Saturday, September 11, 2010

Chuffed to bits

Rejected. The screen said hold a button. Testers didn't hold the button down long enough. Let the passive-aggressive post begin.

I'm not actually annoyed at that assessment. In fairness, the timer for that was set too high. Besides, I shouldn't ever use "hold button" for navigation. It's just easier to implement and I'm lazy on some of the uncommon player scenarios.

I am annoyed at reviewer number 2, who I came in afterwords, saw reviewer 1 asking whether it was an issue, marked as fail, and proceeded to write a quite condescending comment to me. Now I remember why I don't actually participate in online communities.

Mostly though, I'm annoyed with the process. It takes is two fails to be rejected. With only one, you're fine. I know one fail is fine because I failed a game, which showed up on the marketplace anyway (strangely, I failed for something described as one of the "Most common review failures". Really makes me wonder what other people tested...)

As near as I can tell, I can't really contest it. I would argue it's not a fail reason, but I can sort of see the arguments the other way. It doesn't really matter at this point.

The problem with failing is it delays the game a month. It's a week before I can re-post, and it will be in review longer. No one wants to review a game twice, especially when very little changes. This took two weeks, the next time will be longer.

I suppose in the interim, there are things I can do. I can add in some proper dialog and confirmation boxes in some places. A number of reviewers thought the game was too slow. It's already very streamlined for a tactical game. I suspect some of that may be down to expectations of the marketplace. I can speed some actions up here and there, and I can definitely include a go-faster button or menu option to speed it up more. I'll probably take another look at font choices and improve the pause menu since I have the time. I might also make a retro-manual for it.

Here, have an unrelated screenshot:

Wednesday, September 1, 2010

Back up for review

The 7 day timeout is up, and the game is back up for review. I was just going to do a simple change to make player specific save files, but ended up reworking a bunch of behind the scenes user account stuff. I'm glad I did, since I found and fixed one crash bug.

Now I wait. I'm not expecting this review process to go quickly.

Once a couple people review it, I figure I'll throw together a better promo video and do some amount of marketing. The extent of my marketing will probably consist of a couple emails to sites I follow that review indie games.
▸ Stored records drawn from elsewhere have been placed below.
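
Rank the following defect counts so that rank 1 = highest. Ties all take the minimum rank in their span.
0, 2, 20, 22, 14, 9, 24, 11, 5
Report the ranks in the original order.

9, 8, 3, 2, 4, 6, 1, 5, 7

Sorted (descending): 24, 22, 20, 14, 11, 9, 5, 2, 0
No ties — each value takes its position as its rank.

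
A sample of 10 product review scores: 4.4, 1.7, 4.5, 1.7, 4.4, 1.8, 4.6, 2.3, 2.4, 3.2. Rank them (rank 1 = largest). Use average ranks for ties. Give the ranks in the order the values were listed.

3.5, 9.5, 2, 9.5, 3.5, 8, 1, 7, 6, 5

Sorted (descending): 4.6, 4.5, 4.4, 4.4, 3.2, 2.4, 2.3, 1.8, 1.7, 1.7
The 2 values of 4.4 occupy positions 3–4 → average rank (3+4)/2 = 3.5.
The 2 values of 1.7 occupy positions 9–10 → average rank (9+10)/2 = 9.5.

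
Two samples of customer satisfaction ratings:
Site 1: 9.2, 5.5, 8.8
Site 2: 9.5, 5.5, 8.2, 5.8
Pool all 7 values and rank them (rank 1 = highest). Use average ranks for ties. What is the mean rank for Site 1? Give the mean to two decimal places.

Sorted (descending): 9.5, 9.2, 8.8, 8.2, 5.8, 5.5, 5.5
The 2 values of 5.5 occupy positions 6–7 → average rank (6+7)/2 = 6.5.
Site 1 values → pooled ranks: 9.2→2, 5.5→6.5, 8.8→3
Mean rank = (2 + 6.5 + 3) / 3 = 3.83

3.83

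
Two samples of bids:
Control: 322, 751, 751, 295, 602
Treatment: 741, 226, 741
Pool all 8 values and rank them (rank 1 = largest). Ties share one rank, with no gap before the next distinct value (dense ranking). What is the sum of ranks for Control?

Sorted (descending): 751, 751, 741, 741, 602, 322, 295, 226
The 2 values of 751 share dense rank 1.
The 2 values of 741 share dense rank 2.
Remaining distinct values take the next consecutive integers.
Control values → pooled ranks: 322→4, 751→1, 751→1, 295→5, 602→3
Rank sum = 4 + 1 + 1 + 5 + 3 = 14

14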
Breaking out past the usual indie audience is a lot like trying to get a record contract:
You hope some DJ (major gaming outlet) happens to come to your show (plays your game on a whim) and plays your record on air (writes a fabulous review). What generally happens is you beg and plead (send out hundreds of personalized press releases) to anyone and everyone who could possibly promote you (every 2-bit blogger with a pulse). And in the end, you don't make any money, but your mother tells you she's still proud of you (actually this bit might be exactly the same).

So yeah... If I sold enough copies to make back the XNA membership, pay for the music, and still have enough left over to buy a pizza, I'd be pretty chuffed.

Anyway, instead of marketing, I've already started in on a new project. I'll talk more about it later, but it's a puzzle/adventure platformer I initially designed a couple years back.